We can do two things to improve the simple and sub-optimal disjoint-set subalgorithms:
Path compression heuristic:
findSet does not need to ever handle a tree with height bigger than
2. If it ends up iterating such a tree, it can link the lower nodes directly to the root, optimizing future traversals;
subalgo findSet(v: a node): if v.parent != v v.parent = findSet(v.parent) return v.parent
Height-based merging heuristic: for each node, store the height of its subtree. When merging, make the taller tree the parent of the smaller one, thus not increasing anyone's height.
subalgo unionSet(u, v: nodes): vRoot = findSet(v) uRoot = findSet(u) if vRoot == uRoot: return if vRoot.height < uRoot.height: vRoot.parent = uRoot else if vRoot.height > uRoot.height: uRoot.parent = vRoot else: uRoot.parent = vRoot uRoot.height = uRoot.height + 1
This leads to
O(alpha(n)) time for each operation, where
alpha is the inverse of the fast-growing Ackermann function, thus it is very slow growing, and can be considered
O(1) for practical purposes.
This makes the entire Kruskal's algorithm
O(m log m + m) = O(m log m), because of the initial sorting.

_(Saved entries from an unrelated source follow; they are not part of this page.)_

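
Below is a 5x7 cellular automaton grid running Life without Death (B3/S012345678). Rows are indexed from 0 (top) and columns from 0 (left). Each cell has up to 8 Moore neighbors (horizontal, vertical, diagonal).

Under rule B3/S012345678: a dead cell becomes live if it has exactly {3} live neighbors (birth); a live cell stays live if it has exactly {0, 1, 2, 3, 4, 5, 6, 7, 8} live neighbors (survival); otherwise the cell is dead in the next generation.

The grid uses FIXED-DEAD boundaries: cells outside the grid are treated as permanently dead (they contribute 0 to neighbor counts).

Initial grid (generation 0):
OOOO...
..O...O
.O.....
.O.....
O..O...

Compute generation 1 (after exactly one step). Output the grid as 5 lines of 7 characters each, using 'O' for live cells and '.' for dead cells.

Simulating step by step:
Generation 0 (given above): 10 live cells
Generation 1: 15 live cells
(generation 1 grid is the final answer)

Answer: OOOO...
O.OO..O
.OO....
OOO....
O..O...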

Path compression may reduce the height of the tree, hence comparing heights of the trees during union operation might not be a trivial task. Hence to avoid the complexity of storing and calculating the height of the trees the resulting parent can be picked randomly:
subalgo unionSet(u, v: nodes): vRoot = findSet(v) uRoot = findSet(u) if vRoot == uRoot: return if random() % 2 == 0: vRoot.parent = uRoot else: uRoot.parent = vRoot
In practice this randomised algorithm together with path compression for
findSet operation will result in comparable performance, yet much simpler to implement.